The atomic mass of uranium is $\text{235}\text{.0439 u}$.

The atomic mass of barium is $\text{137}\text{.9050 u}$.

The atomic mass of niobium is $92.9060\text{ u}$.

The atomic mass of electron is $0.00055\text{ u}$.

Formula used:

Molar mass of $\text{U-235 }$ is $238\text{ g}$.

The number of atoms in $238\text{ g}$ of uranium is $6.02\times {10}^{23}$ atoms.

Explanation:

Calculate the number of atoms present in $1\text{ kg}$ of uranium.

$n_{\text{U}}=\left(\frac{\text{number of atoms present in }238\text{ g of U-235 }}{\text{molar mass of U-235}}\right)\times 1000$

Substitute $6.02\times {10}^{23}$ for $\text{number of atoms present in }238\text{ g of U-235 }$ and $238\text{ g}$ for $\text{mass of U-235}$

$\begin{array}{c}{n}_{\text{U}}=\left(\frac{6.02\times {10}^{23}}{238\text{ g}}\right)\times 1000\\ =0.0253\times {10}^{26}\text{ per kg}\end{array}$

Thus, there are $0.0256\times {10}^{26}$ number of atoms present in $1\text{ kg}$ of uranium.

Write the expression for the energy released in $1\text{ kg of }\text{U}$.

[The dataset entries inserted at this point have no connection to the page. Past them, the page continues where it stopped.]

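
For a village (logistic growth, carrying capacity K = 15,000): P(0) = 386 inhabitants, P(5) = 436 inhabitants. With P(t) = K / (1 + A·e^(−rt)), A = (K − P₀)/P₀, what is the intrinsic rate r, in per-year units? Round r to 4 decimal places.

A = (15000 − 386)/386 = 37.8601
436 = 15000/(1 + 37.8601·e^(−r·5)) → e^(−5r) = (34.40367 − 1)/37.8601 = 0.882292
r = −ln(0.882292)/5 = 0.12523/5

r ≈ 0.0250 per year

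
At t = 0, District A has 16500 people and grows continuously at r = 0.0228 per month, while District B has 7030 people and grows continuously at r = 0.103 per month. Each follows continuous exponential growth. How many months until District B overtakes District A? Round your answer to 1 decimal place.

t ≈ 10.6 months

16500·e^(0.0228t) = 7030·e^(0.103t)
16500/7030 = e^((0.103 − 0.0228)t) → ln(2.34708) = 0.0802·t
t = 0.85317 / 0.0802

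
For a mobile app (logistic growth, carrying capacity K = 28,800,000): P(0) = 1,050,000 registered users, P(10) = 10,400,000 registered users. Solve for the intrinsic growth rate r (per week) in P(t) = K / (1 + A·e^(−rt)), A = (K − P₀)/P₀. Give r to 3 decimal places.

A = (28800000 − 1050000)/1050000 = 26.42857
10400000 = 28800000/(1 + 26.42857·e^(−r·10)) → e^(−10r) = (2.76923 − 1)/26.42857 = 0.066944
r = −ln(0.066944)/10 = 2.7039/10

r ≈ 0.270 per week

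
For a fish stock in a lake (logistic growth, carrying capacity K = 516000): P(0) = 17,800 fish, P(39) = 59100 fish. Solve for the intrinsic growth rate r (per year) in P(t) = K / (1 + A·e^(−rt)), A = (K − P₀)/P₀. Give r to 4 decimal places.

r ≈ 0.0330 per year

A = (516000 − 17800)/17800 = 27.98876
59100 = 516000/(1 + 27.98876·e^(−r·39)) → e^(−39r) = (8.73096 − 1)/27.98876 = 0.276217
r = −ln(0.276217)/39 = 1.28657/39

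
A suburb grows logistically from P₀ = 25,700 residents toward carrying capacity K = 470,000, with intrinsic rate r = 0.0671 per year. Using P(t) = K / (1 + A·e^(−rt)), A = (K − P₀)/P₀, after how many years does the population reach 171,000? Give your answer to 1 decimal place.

A = (470000 − 25700)/25700 = 17.28794
171000 = 470000/(1 + 17.28794·e^(−0.0671t)) → 1 + 17.28794·e^(−0.0671t) = 2.74854
e^(−0.0671t) = 0.101142 → t = ln(9.88708)/0.0671 = 2.29123/0.0671

t ≈ 34.1 years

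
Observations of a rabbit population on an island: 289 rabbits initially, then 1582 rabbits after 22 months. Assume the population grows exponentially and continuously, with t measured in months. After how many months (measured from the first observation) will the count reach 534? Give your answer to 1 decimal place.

t ≈ 7.9 months

r = ln(1582/289) / 22 ≈ 0.077274 per month
t = ln(534/289) / r = 0.61397 / 0.077274 ≈ 7.945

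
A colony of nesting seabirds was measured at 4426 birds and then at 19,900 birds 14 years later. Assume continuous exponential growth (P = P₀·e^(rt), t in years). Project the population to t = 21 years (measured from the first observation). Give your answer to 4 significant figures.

r = ln(19900/4426) / 14 ≈ 0.107373 per year
P(21) = 4426 · e^(0.107373·21) = 4426 · 9.53372 ≈ 42196.26

≈ 42,200 birds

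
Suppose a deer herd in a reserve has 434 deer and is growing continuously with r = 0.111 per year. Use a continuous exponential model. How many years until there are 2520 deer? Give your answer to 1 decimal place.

t ≈ 15.8 years

2520 = 434 · e^(0.111·t)
t = ln(2520/434) / 0.111 = ln(5.80645) / 0.111 = 1.75897 / 0.111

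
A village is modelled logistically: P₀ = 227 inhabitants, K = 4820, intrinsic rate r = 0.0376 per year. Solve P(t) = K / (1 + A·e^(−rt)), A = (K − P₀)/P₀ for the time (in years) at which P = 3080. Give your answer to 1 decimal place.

t ≈ 95.2 years

A = (4820 − 227)/227 = 20.23348
3080 = 4820/(1 + 20.23348·e^(−0.0376t)) → 1 + 20.23348·e^(−0.0376t) = 1.56494
e^(−0.0376t) = 0.027921 → t = ln(35.81559)/0.0376 = 3.57838/0.0376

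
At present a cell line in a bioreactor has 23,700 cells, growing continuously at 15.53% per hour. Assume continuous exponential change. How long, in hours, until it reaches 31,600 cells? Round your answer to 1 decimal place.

31600 = 23700 · e^(0.1553·t)
t = ln(31600/23700) / 0.1553 = ln(1.33333) / 0.1553 = 0.28768 / 0.1553

t ≈ 1.9 hours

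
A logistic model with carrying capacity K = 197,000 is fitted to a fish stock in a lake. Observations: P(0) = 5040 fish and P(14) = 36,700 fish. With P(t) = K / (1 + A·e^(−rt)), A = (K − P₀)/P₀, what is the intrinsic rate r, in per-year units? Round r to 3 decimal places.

A = (197000 − 5040)/5040 = 38.0873
36700 = 197000/(1 + 38.0873·e^(−r·14)) → e^(−14r) = (5.36785 − 1)/38.0873 = 0.11468
r = −ln(0.11468)/14 = 2.16561/14

r ≈ 0.155 per year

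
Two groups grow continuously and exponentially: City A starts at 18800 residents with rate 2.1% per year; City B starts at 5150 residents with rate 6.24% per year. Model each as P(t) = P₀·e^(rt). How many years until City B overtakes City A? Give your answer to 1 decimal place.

t ≈ 31.3 years

18800·e^(0.021t) = 5150·e^(0.0624t)
18800/5150 = e^((0.0624 − 0.021)t) → ln(3.65049) = 0.0414·t
t = 1.29486 / 0.0414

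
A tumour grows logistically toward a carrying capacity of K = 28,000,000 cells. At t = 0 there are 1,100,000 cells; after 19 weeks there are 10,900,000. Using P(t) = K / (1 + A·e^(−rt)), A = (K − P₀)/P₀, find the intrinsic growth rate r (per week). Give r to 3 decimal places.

r ≈ 0.145 per week

A = (28000000 − 1100000)/1100000 = 24.45455
10900000 = 28000000/(1 + 24.45455·e^(−r·19)) → e^(−19r) = (2.56881 − 1)/24.45455 = 0.064152
r = −ln(0.064152)/19 = 2.7465/19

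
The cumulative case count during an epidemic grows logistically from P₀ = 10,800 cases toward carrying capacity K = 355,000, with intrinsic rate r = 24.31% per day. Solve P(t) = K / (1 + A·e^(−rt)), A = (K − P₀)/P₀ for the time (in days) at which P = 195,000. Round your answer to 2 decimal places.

t ≈ 15.05 days

A = (355000 − 10800)/10800 = 31.87037
195000 = 355000/(1 + 31.87037·e^(−0.2431t)) → 1 + 31.87037·e^(−0.2431t) = 1.82051
e^(−0.2431t) = 0.025745 → t = ln(38.84201)/0.2431 = 3.6595/0.2431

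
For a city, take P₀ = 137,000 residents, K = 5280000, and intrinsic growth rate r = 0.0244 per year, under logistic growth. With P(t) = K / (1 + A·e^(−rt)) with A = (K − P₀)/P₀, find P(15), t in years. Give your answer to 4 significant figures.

≈ 195,300 residents

A = (5280000 − 137000)/137000 = 37.54015
P(15) = 5280000 / (1 + 37.54015·e^(−0.0244·15)) = 5280000 / (1 + 37.54015·0.693503)
= 5280000 / 27.0342 ≈ 195308.19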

$E_{\text{U}}=n_{\text{U}}{\left(\Delta E\right)}_{\text{ per atom}}$

Substitute $182\text{ MeV}$ for ${\left(\Delta E\right)}_{\text{ per atom}}$ and $0.0256\times {10}^{26}\text{ atoms}$ for $n_{\text{U}}$

$\begin{array}{c}{E}_{\text{U}}=\left(0.0256\times {10}^{26}\right)\left(182\text{ MeV}\right)\\ =\left(4.6592\times {10}^{26}\text{ MeV}\right)\left(\frac{{10}^6\text{ eV}}{1\text{ MeV}}\right)\\ =\left(4.6592\times {10}^{32}\text{ eV}\right)\left(\frac{1.6\times {10}^{-19}\text{ J}}{1\text{ eV}}\right)\\ =7.5\times {10}^{13}\text{ J}\end{array}$

Conclusion:

Hence, the energy released when $1\text{ kg}$ of uranium atom undergoes the fission reaction is $7.5\times {10}^{13}\text{ J}$.